Sunday, April 28, 2013
Health Quality Partners (PA) aims to keep elderly out of hospitals and nursing homes, but Medicare doesn't quite get that.
Medicare is cutting off an innovative program of home nursing visits, run by a Pennsylvania group called Health Quality Partners, when the impetus should be toward home management of chronic disease to prevent hospitalizations, as Ezra Klein explains in the Business Section of the Washington Post Sunday, in a very detailed, booklet-length article. The title is “If this were a pill. You’d do Anything to get it,” link here.
Health Quality Partners has a very visible website and simple domain name, here.
While Medicare says that it is working on coming up with quality management and getting away from so much reliance on “fee for service”, its bureaucratic assessment procedures seems to have obscured the value of home health.
I rather expect to see a paper on this from Lewin, a consulting company for which I worked in 1988-1990. The closest I could find is a new paper on long term care here. (I note with regret the passing of the company’s founder as explained on the site.)
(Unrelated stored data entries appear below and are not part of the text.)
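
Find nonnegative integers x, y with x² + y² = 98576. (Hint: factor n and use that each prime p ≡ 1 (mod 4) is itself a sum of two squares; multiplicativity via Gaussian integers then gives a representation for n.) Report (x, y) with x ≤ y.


Step 1: Factor n = 98576 = 2^4 · 61 · 101.
Step 2: Check the mod-4 condition on each prime factor: 2 = 2 (special); 61 ≡ 1 (mod 4), exponent 1; 101 ≡ 1 (mod 4), exponent 1.
All primes ≡ 3 (mod 4) appear to even exponent (or don't appear), so by the two-squares theorem n IS expressible as a sum of two squares.
Step 3: Build a representation. Group n = k² · m with k = 4 and m = 61 · 101 = 6161 (a product of primes ≡ 1 (mod 4)); a representation of m scales to one of n via (k·x)² + (k·y)² = k²(x² + y²). Each prime p ≡ 1 (mod 4) is itself a sum of two squares; find a² by testing p − a² for a perfect square:
  61: 61 − 1² = 60, 61 − 2² = 57, 61 − 3² = 52, 61 − 4² = 45, 61 − 5² = 36 = 6² ⇒ 61 = 5² + 6².
  101: 101 − 1² = 100 = 10² ⇒ 101 = 1² + 10².
  Combine using the Brahmagupta–Fibonacci identity (a² + b²)(c² + d²) = (ac − bd)² + (ad + bc)² = (ac + bd)² + (ad − bc)²:
  61 · 101 = 6161: from (5² + 6²)(1² + 10²), take (5·1 − 6·10, 5·10 + 6·1) = (5 − 60, 50 + 6) = (-55, 56); dropping signs (only squares matter) gives (55, 56); check 55² + 56² = 3025 + 3136 = 6161 ✓.
  Scale by k = 4: (4·55, 4·56) = (220, 224).
Step 4: Order so x ≤ y and verify: 220² + 224² = 48400 + 50176 = 98576 = n. ✓

n = 98576 = 220² + 224² (one valid representation with x ≤ y).


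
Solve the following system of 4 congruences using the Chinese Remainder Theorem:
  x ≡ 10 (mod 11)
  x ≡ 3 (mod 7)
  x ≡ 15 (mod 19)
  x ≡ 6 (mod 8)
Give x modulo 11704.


Product of moduli M = 11 · 7 · 19 · 8 = 11704.
Merge one congruence at a time:
  Start: x ≡ 10 (mod 11).
  Combine with x ≡ 3 (mod 7); new modulus lcm = 77.
    Write x = 10 + 11·t and substitute into x ≡ 3 (mod 7): 11·t ≡ 3 − 10 = -7 (mod 7).
    Reduce coefficients mod 7: 4·t ≡ 0 (mod 7).
    The inverse of 4 mod 7 is 2 (since 4·2 = 8 = 1·7 + 1), so t ≡ 2·0 = 0 ≡ 0 (mod 7).
    Then x = 10 + 11·0 = 10, valid modulo lcm(11, 7) = 77: x ≡ 10 (mod 77).
  Combine with x ≡ 15 (mod 19); new modulus lcm = 1463.
    Write x = 10 + 77·t and substitute into x ≡ 15 (mod 19): 77·t ≡ 15 − 10 = 5 (mod 19).
    Reduce coefficients mod 19: 1·t ≡ 5 (mod 19).
    So t ≡ 5 (mod 19).
    Then x = 10 + 77·5 = 395, valid modulo lcm(77, 19) = 1463: x ≡ 395 (mod 1463).
  Combine with x ≡ 6 (mod 8); new modulus lcm = 11704.
    Write x = 395 + 1463·t and substitute into x ≡ 6 (mod 8): 1463·t ≡ 6 − 395 = -389 (mod 8).
    Reduce coefficients mod 8: 7·t ≡ 3 (mod 8).
    The inverse of 7 mod 8 is 7 (since 7·7 = 49 = 6·8 + 1), so t ≡ 7·3 = 21 ≡ 5 (mod 8).
    Then x = 395 + 1463·5 = 7710, valid modulo lcm(1463, 8) = 11704: x ≡ 7710 (mod 11704).
Verify against each original: 7710 mod 11 = 10, 7710 mod 7 = 3, 7710 mod 19 = 15, 7710 mod 8 = 6.

x ≡ 7710 (mod 11704).


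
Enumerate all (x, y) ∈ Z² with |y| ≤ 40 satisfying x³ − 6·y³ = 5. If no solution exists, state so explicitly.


The equation is x³ - 6y³ = 5. For fixed y, x³ = 6·y³ + 5, so a solution requires the RHS to be a perfect cube.
Strategy: iterate y from -40 to 40, compute RHS = 6·y³ + 5, and check whether it is a (positive or negative) perfect cube.
Check small values of y:
  y = 0: RHS = 5 is not a perfect cube.
  y = 1: RHS = 11 is not a perfect cube.
  y = -1: RHS = -1 = (-1)³ ⇒ x = -1 works.
  y = 2: RHS = 53 is not a perfect cube.
  y = -2: RHS = -43 is not a perfect cube.
  y = 3: RHS = 167 is not a perfect cube.
  y = -3: RHS = -157 is not a perfect cube.
Continuing the search up to |y| = 40 finds no further solutions beyond those listed.
Collected solutions: (-1, -1).

Solutions (with |y| ≤ 40): (-1, -1).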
My own mother had regular visits from hospice nurses during her last year, and quality control visits from a nurse for a company providing home care aides.
The tendency for families to become “fragmented” will make reliance on home care more difficult, as I’ve often noted on these pages.
There’s one particular angle to the Klein story that occurs to me. Physicians often tend to press patients into more tests, partly to avoid malpractice liability, but also out of a mentality that early intervention on problems will prolong lives. (Look at what happened to David Letterman in 2000.) When the intervention is invasive and requires hospitalization of someone who is productive and has “momentum” in life, the end result could be counterproductive. Don’t go to the hospital unless you absolutely have to, The infection issue keeps getting worse.